無題

眠るのが下手。苛立ちばかり募る。
ここ数日は気分の上下がある。運転も上手くなって、料理も楽しくて読書や音楽に打ち込めててハッピー!頑張ってる!と思える時もあれば、
なーんにもたのしくない。もう終わりにした方がいい。どうせ明るい未来なんて望めない。無為ないちにちがまた繰り返されるだけ。と。思ってしまう。その交互の繰り返し。
こんなにも5月頭の自然は美しいのに。散歩の帰りに桜を見ようと顔を上げたら、ひこうき雲が伸びていた。わたしもどこか遠くへ行きたい。ここではないどこか。もううんざりした自分ではないなにか。

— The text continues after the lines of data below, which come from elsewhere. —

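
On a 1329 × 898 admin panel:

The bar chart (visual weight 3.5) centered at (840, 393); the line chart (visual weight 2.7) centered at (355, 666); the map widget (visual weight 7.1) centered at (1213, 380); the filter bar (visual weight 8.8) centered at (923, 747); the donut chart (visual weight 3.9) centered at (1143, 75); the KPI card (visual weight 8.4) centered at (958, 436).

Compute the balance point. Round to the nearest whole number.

(963, 477)

Total weight = 3.5 + 2.7 + 7.1 + 8.8 + 3.9 + 8.4 = 34.4.
x: moment 33138.1 / weight 34.4 ≈ 963.32
Σw·y = 16400.2; ȳ = 16400.2/34.4 ≈ 476.75.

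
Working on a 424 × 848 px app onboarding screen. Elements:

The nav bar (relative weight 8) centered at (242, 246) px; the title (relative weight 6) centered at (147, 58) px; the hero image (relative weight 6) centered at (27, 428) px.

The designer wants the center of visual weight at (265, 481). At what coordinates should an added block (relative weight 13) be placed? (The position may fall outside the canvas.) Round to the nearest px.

With the added block, Σw becomes 8 + 6 + 6 + 13 = 33.
x: need Σw·x = 33·265 = 8745. Existing = 8·242 + 6·147 + 6·27 = 2980. Remainder 5765 / 13 ≈ 443.46.
y: need Σw·y = 33·481 = 15873. Existing = 8·246 + 6·58 + 6·428 = 4884. Remainder 10989 / 13 ≈ 845.31.

(443, 845)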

過去に思いを馳せてしまう。そんなことに意味はない。昔の恋人との思い出なんて。向こうはきっともう忘れてしまっているし、きっと新しい奥さんと同じベッドで彼は夢を見て眠っている。わたしのなんと馬鹿らしいことよ。でもそこにしか、いまは、拠り所がないんだよ。雨の日のくすんだ風景、あの川は鴨川だったのかな。ビニール傘を居酒屋に忘れて帰った。晴れた日のバスの中で手を繋いでくれた。そんな記憶がフラッシュバックする。まぶしすぎる光。もう7年も前に別れた恋人の話。どうして忘れられないのだろう。どうして執着してしまうの?やり直したいなんて断じて思っていない。ただ、ふとしたときに換気扇の下で思い出してしまうだけ。まとわりつく虚しさ。人は愚か。


恋人が新しくできたら、こんなふうに夜にのそりと目覚めて、わたしを噛み殺そうとする承認欲求をうまくやり過ごせるのかな。最近は夜遅くなると人と話したくなってこまる。困っている。でももちろんわたしの友人たちは仕事や家庭のことで忙しいし、メッセージを送れば返してくれるものの、つきっきりでわたしの孤独を慰めてくれるわけではない。自分の孤独を埋められるのは自分の手だけだ。物分かりが悪いね。

新しい恋人が、万が一できたとて、そこから始まるすり合わせや努力の日々を思うと眩暈がする。わたしもいつかは結婚して、自分の家庭を持ちたい。でもそこまでにはクリアしなければならない問題がいくつもある。だいたい、仕事もしていなければ貯金もゼロの、障害に苦しんでしょっちゅう寝込む30歳超えの女を、一体誰がパートナーに選びたがるというのだろう。
まずそこをクリアできたとて、まだ問題は山積み。転勤することになったら?向こうの親との付き合いは?新しい家をどこに探す?そのお金は誰がどのくらい出す?
眩暈がする。まだ起こってもいない未来のもしものトラブルたちに。わたしにはもう、恋愛のエネルギーが尽きているのかもしれない。それを諦めたくないというより、まだ直視できないだけ。


明日は通販で頼んだデスクや食器を受け取って、料理をして。まぁ最低限それだけできればいいだろう。勉強と運動ができたら最高。がんばって休肝日にもしたい。何の意味が。うすく乾いた日々を地層のように積み重ねていくことに、何の意味が。


眠れない夜に日記を書くと、心が落ち着く。癒しなんてない。救済もたぶん、ない。今夜はアイマスクをして眠ろう。今のわたしに必要なのは暗闇。